20/07/2017
La decisión de Hacienda de aumentar los impuestos a los autos usados y abusados, importados, popularmente denominados “chilere”, por transitar por ese país rumbo al Paraguay, de procedencia generalmente japonesa, ha provocado varias propuestas, desde una perspectiva ultraliberal de defensa de la “libre competencia”, sin hacerse un análisis más profundo de las condiciones de la competencia.
Es decir, las condiciones de la importación, la calidad y la seguridad de los productos y la repercusión que su uso puede tener en la calidad del medio ambiente, la calidad de vida de un país.
Tomemos en primer lugar la procedencia y la causa del bajo precio, que es el principal atractivo de estos vehículos; proceden generalmente de Japón, donde los autos después de los cinco años de uso tienen un aumento de impuestos tan elevado que es más conveniente comprar uno nuevo.

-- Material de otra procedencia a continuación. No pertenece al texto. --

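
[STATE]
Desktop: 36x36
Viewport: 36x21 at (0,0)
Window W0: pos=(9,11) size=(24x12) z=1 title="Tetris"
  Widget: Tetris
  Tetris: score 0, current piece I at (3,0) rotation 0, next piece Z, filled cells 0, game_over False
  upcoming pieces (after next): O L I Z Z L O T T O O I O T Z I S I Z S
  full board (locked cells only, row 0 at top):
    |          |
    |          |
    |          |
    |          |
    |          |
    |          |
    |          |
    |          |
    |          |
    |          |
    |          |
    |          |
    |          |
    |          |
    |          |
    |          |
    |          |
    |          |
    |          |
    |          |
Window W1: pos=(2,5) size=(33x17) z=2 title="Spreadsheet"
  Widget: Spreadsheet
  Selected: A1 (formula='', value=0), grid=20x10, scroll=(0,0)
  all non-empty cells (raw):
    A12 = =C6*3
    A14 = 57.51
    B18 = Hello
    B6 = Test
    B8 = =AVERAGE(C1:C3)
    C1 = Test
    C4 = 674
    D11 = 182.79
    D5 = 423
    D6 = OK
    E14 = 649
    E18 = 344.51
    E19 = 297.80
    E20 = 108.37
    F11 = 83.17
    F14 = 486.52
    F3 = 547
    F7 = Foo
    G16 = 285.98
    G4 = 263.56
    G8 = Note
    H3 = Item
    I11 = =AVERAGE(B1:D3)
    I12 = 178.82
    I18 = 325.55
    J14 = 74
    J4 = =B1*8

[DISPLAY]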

El gravamen tiene que ver con la polución que producen, no por la calidad de la nafta que es la misma para autos nuevos o viejos, sino por el deterioro que el tiempo produce en los vehículos.
Paradójicamente, esos mismos autos introducidos al Paraguay pagan los impuestos de acuerdo a su precio, es decir sin ninguna otra consideración.
Es decir, que estamos introduciendo autos contaminantes, sin considerar la calidad de carburante que consuman, ya que el apriete impositivo japonés tiene que ver con un aspecto esencialmente técnico, y autos cuyas condiciones de adaptación técnica son dudosas, ya que nadie se hace responsable, porque no tienen garante.
El único argumento a favor de esta importación es que permite a un sector de la población adquirir autos a bajo precio, debido a que, por razones obvias, vienen subvalorados como “chatarra contaminante”, y que el sistema impositivo nacional hasta ahora no había contemplado con seriedad el negocio redondo de los importadores y el costo ambiental de aumentar notablemente la cantidad de vehículos contaminantes.
Resulta difícil pensar que Japón, uno los mayores productores de vehículos del mundo, castiga a los autos pasaditos de años de uso por un capricho y no por una razón técnica.
A eso hay que sumarle los problemas que la adaptación de esos autos a nuestro sistema puede producir, ya que son adaptados en talleres poco formales, ya sea en el puerto de entrada o en los que ya se han instalado en el país.
No es por capricho que países donde la libre competencia es ley pongan normas que controlen y defiendan el ambiente. Como se hace con muchos otros productos a los que debe exigirse en primer lugar condiciones de calidad y salubridad y, en segundo, que paguen los impuestos correspondientes fijados por el Estado.
Es correcto pensar en la importancia del acceso de un sector de la ciudadanía que no podría comprar un importado nuevo, al auto propio, pero eso no debe hacerse beneficiando a los importadores y castigando al medio ambiente.
La defensa liberal ultramontana resulta parecida a su aparente antítesis, en la era estronista, cuando para que hubiera acceso fácil al automóvil propio se lanzó la Ley del Blanqueo, que permitía nacionalizar, sin control, vehículos de dudosa procedencia, lo que gestó un tremendo auge de vehículos populares robados en Brasil, por ejemplo, ingresados al mercado nacional, generando una floreciente industria del robo de autos.
Ahora tenemos un auge de vehículos desechados de países desarrollados, de dudosas condiciones técnicas y sospechados con justificación de contaminantes.
Y resulta más lamentable que se esté una vez más protestando y justificando protestas que abusan conculcando el derecho a la libre circulación de ciudadanos, cerrando incluso una ruta internacional de gran movimiento de gente y de carga, para seguir permitiendo el privilegio del “libre tránsito” y a bajísimo costo de los “importadores” de estos vehículos desechados en los países productores, que se ahorran de paso el costo de mantener cementerios de automóviles.